2
votes

I'm trying to understand when Python code will refer to module-level variables versus class level variables. I have the following code in a module, main.py'

## main.py

# global variable x
x = "I am global and I love it!"

class SomeClass:
    x = "I am a class attribute, and life is good!"
    print(x)  # prints "I am a class attribute, and life is good!"
    def __init__(self):
        print(x)  # prints "I am global and I love it!"  Why?

print(x)  # prints "I am global and I love it!"
SomeClass()

When I import this module, the output is:

I am a class attribute, and life is good!
I am global and I love it!
I am global and I love it!

Why does the print inside the SomeClass.__init__ method print the global variable, while the print inside the class body prints the class attribute x?

This was paraphrased from a question on the Python mailing list: https://mail.python.org/pipermail/python-list/2015-December/701167.html

2

2 Answers

5
votes

Class definitions in Python create a namespace, but they do not create a new scope. This means that functions defined inside the class cannot access variables of the containing class directly. Instead they must access them as attributes of the class or an instance.

So, rather than accessing x in your example's __init__ function, you can get the class variable by using SomeClass.x or self.x.
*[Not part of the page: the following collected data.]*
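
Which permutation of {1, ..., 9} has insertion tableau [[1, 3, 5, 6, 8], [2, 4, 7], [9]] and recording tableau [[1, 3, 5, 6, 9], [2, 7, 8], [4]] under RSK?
9 2 4 1 5 7 3 6 8

Reverse RSK: for i = n, n-1, ..., 1, locate i in Q, remove the corresponding corner cell from P, and reverse-bump its entry up through P; the value ejected from row 1 is w(i).

So w = 9 2 4 1 5 7 3 6 8.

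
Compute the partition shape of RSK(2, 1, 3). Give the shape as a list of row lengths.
RSK row insertion gives P = [[1, 3], [2]], which has shape [2, 1].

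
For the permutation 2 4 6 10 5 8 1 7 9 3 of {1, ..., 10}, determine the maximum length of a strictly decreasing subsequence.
4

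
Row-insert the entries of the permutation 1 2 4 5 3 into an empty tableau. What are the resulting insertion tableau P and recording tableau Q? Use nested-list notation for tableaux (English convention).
Insert each entry of the permutation into P by Schensted row insertion, recording in Q the position of each new cell.

Insert 1: appended to row 1. P = [[1]], Q = [[1]].
Insert 2: appended to row 1. P = [[1, 2]], Q = [[1, 2]].
Insert 4: appended to row 1. P = [[1, 2, 4]], Q = [[1, 2, 3]].
Insert 5: appended to row 1. P = [[1, 2, 4, 5]], Q = [[1, 2, 3, 4]].
Insert 3: 3 bumps 4 from row 1; 4 starts row 2. P = [[1, 2, 3, 5], [4]], Q = [[1, 2, 3, 4], [5]].

So P = [[1, 2, 3, 5], [4]], Q = [[1, 2, 3, 4], [5]].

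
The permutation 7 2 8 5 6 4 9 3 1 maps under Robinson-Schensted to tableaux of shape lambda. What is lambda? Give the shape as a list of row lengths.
Row-insert each entry into an empty tableau.

After inserting 7: P = [[7]].
After inserting 2: P = [[2], [7]].
After inserting 8: P = [[2, 8], [7]].
After inserting 5: P = [[2, 5], [7, 8]].
After inserting 6: P = [[2, 5, 6], [7, 8]].
After inserting 4: P = [[2, 4, 6], [5, 8], [7]].
After inserting 9: P = [[2, 4, 6, 9], [5, 8], [7]].
After inserting 3: P = [[2, 3, 6, 9], [4, 8], [5], [7]].
After inserting 1: P = [[1, 3, 6, 9], [2, 8], [4], [5], [7]].

The final insertion tableau P = [[1, 3, 6, 9], [2, 8], [4], [5], [7]] has shape [4, 2, 1, 1, 1].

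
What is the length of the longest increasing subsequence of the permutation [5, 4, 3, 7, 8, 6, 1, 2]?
3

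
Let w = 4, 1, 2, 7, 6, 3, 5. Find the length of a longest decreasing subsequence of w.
3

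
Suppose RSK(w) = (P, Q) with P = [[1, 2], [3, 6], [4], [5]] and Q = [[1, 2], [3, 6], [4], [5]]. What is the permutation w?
5 6 4 3 1 2

Reverse the RSK construction: for i from n down to 1, find the cell of Q containing i, remove the entry at that cell from P, and reverse-bump it up through P; the value ejected from row 1 is w(i).

Step i=6: Q has 6 at row 2, column 2; remove 6 from row 2 of P and reverse-bump: 6 enters row 1 and ejects 2. So w(6) = 2. P is now [[1, 6], [3], [4], [5]].
Step i=5: Q has 5 at row 4, column 1; remove 5 from row 4 of P and reverse-bump: 5 enters row 3 and ejects 4; 4 enters row 2 and ejects 3; 3 enters row 1 and ejects 1. So w(5) = 1. P is now [[3, 6], [4], [5]].
Step i=4: Q has 4 at row 3, column 1; remove 5 from row 3 of P and reverse-bump: 5 enters row 2 and ejects 4; 4 enters row 1 and ejects 3. So w(4) = 3. P is now [[4, 6], [5]].
Step i=3: Q has 3 at row 2, column 1; remove 5 from row 2 of P and reverse-bump: 5 enters row 1 and ejects 4. So w(3) = 4. P is now [[5, 6]].
Step i=2: Q has 2 at row 1, column 2; remove that cell from P, ejecting 6. So w(2) = 6. P is now [[5]].
Step i=1: Q has 1 at row 1, column 1; remove that cell from P, ejecting 5. So w(1) = 5. P is now [].

So w = 5 6 4 3 1 2.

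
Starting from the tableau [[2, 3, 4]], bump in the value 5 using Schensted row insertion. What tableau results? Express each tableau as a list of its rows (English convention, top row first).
[[2, 3, 4, 5]]

5 is larger than every entry of row 1, so it is appended to row 1. The new tableau is [[2, 3, 4, 5]].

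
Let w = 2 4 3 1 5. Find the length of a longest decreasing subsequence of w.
3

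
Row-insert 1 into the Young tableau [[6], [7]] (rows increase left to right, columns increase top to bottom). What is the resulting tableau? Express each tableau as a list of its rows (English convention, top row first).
In row 1, 1 replaces 6 (the leftmost entry greater than 1); 6 is bumped to row 2. In row 2, 6 replaces 7 (the leftmost entry greater than 6); 7 is bumped to row 3. 7 starts a new row 3. The new tableau is [[1], [6], [7]].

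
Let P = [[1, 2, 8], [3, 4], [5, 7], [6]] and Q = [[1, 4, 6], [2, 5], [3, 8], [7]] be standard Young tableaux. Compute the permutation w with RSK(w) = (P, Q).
Reverse the RSK construction: for i from n down to 1, find the cell of Q containing i, remove the entry at that cell from P, and reverse-bump it up through P; the value ejected from row 1 is w(i).

Step i=8: Q has 8 at row 3, column 2; remove 7 from row 3 of P and reverse-bump: 7 enters row 2 and ejects 4; 4 enters row 1 and ejects 2. So w(8) = 2. P is now [[1, 4, 8], [3, 7], [5], [6]].
Step i=7: Q has 7 at row 4, column 1; remove 6 from row 4 of P and reverse-bump: 6 enters row 3 and ejects 5; 5 enters row 2 and ejects 3; 3 enters row 1 and ejects 1. So w(7) = 1. P is now [[3, 4, 8], [5, 7], [6]].
Step i=6: Q has 6 at row 1, column 3; remove that cell from P, ejecting 8. So w(6) = 8. P is now [[3, 4], [5, 7], [6]].
Step i=5: Q has 5 at row 2, column 2; remove 7 from row 2 of P and reverse-bump: 7 enters row 1 and ejects 4. So w(5) = 4. P is now [[3, 7], [5], [6]].
Step i=4: Q has 4 at row 1, column 2; remove that cell from P, ejecting 7. So w(4) = 7. P is now [[3], [5], [6]].
Step i=3: Q has 3 at row 3, column 1; remove 6 from row 3 of P and reverse-bump: 6 enters row 2 and ejects 5; 5 enters row 1 and ejects 3. So w(3) = 3. P is now [[5], [6]].
Step i=2: Q has 2 at row 2, column 1; remove 6 from row 2 of P and reverse-bump: 6 enters row 1 and ejects 5. So w(2) = 5. P is now [[6]].
Step i=1: Q has 1 at row 1, column 1; remove that cell from P, ejecting 6. So w(1) = 6. P is now [].

So w = 6 5 3 7 4 8 1 2.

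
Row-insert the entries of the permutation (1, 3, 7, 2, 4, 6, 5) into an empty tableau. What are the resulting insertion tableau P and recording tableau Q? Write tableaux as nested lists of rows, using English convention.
Insert each entry of the permutation into P by Schensted row insertion, recording in Q the position of each new cell.

Insert 1: appended to row 1. P = [[1]].
Insert 3: appended to row 1. P = [[1, 3]].
Insert 7: appended to row 1. P = [[1, 3, 7]].
Insert 2: 2 bumps 3 from row 1; 3 starts row 2. P = [[1, 2, 7], [3]].
Insert 4: 4 bumps 7 from row 1; 7 appends to row 2. P = [[1, 2, 4], [3, 7]].
Insert 6: appended to row 1. P = [[1, 2, 4, 6], [3, 7]].
Insert 5: 5 bumps 6 from row 1; 6 bumps 7 from row 2; 7 starts row 3. P = [[1, 2, 4, 5], [3, 6], [7]].

So P = [[1, 2, 4, 5], [3, 6], [7]], Q = [[1, 2, 3, 6], [4, 5], [7]].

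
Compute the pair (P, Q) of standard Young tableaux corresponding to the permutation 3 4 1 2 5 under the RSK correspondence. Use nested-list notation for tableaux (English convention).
P = [[1, 2, 5], [3, 4]], Q = [[1, 2, 5], [3, 4]]

Insert each entry of the permutation into P by Schensted row insertion, recording in Q the position of each new cell.

Insert 3: appended to row 1. P = [[3]].
Insert 4: appended to row 1. P = [[3, 4]].
Insert 1: 1 bumps 3 from row 1; 3 starts row 2. P = [[1, 4], [3]].
Insert 2: 2 bumps 4 from row 1; 4 appends to row 2. P = [[1, 2], [3, 4]].
Insert 5: appended to row 1. P = [[1, 2, 5], [3, 4]].

So P = [[1, 2, 5], [3, 4]], Q = [[1, 2, 5], [3, 4]].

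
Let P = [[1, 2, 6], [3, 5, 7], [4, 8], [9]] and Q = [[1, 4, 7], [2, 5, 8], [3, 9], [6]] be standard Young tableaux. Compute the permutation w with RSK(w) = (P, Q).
Reverse RSK: for i = n, n-1, ..., 1, locate i in Q, remove the corresponding corner cell from P, and reverse-bump its entry up through P; the value ejected from row 1 is w(i).

So w = 9 4 1 5 3 2 8 7 6.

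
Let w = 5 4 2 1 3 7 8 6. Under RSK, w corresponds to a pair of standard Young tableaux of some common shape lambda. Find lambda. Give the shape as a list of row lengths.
Row-insert each entry into an empty tableau.

After inserting 5: P = [[5]].
After inserting 4: P = [[4], [5]].
After inserting 2: P = [[2], [4], [5]].
After inserting 1: P = [[1], [2], [4], [5]].
After inserting 3: P = [[1, 3], [2], [4], [5]].
After inserting 7: P = [[1, 3, 7], [2], [4], [5]].
After inserting 8: P = [[1, 3, 7, 8], [2], [4], [5]].
After inserting 6: P = [[1, 3, 6, 8], [2, 7], [4], [5]].

The final insertion tableau P = [[1, 3, 6, 8], [2, 7], [4], [5]] has shape [4, 2, 1, 1].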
The reason that print(x) works in the class body is that that code is running with the class namespace as its local namespace. There are a number of issues you can run into if you try to do more complicated stuff at class level though, as the scopeless namespace is a rather weird environment. For example, this will not work:

class Foo:
    x = 1
    dct = {i: x for i in range(10)}

You'll get a NameError about the x variable because the dictionary comprehension runs in its own scope and cannot see the class variable x, which is defined in the scopeless class namespace.

1
votes

Importing a module

Whenever you import a module, Python executes all the module-level code in the order the module is written. It attaches all the defined names to the module object, and the importer of the module can access all the defined names through the module object. That way you can import the module, and the names in the module don't clobber your namespace.

import main  # executes the script main.py, then creates a module
print(main.x)

Defining a class

You can think of the way that Python creates the class as similar to how it creates a module: it executes all the code in the class body, then assigns the defined names to the class. The __init__ method just becomes an attribute of the class, as well; by the time the function is called, the class has been constructed and within the function you can only refer to the x class attribute as SomeClass.x (or self.x inside of __init__). The namespace for the class definition is different than the namespace for the module, so the print(x) inside the class finds the class namespace first, since the print is in the same namespace.

Aside

Just as you can't refer to the current module when you're in, you cannot refer to the current class either. For example:

class SomeOtherClass:
    x = 5
    SomeOtherClass.x = 6  # This fails!

You can't refer to the class for the same reason you cannot refer to the module you are in from within a module: the name has not been created yet.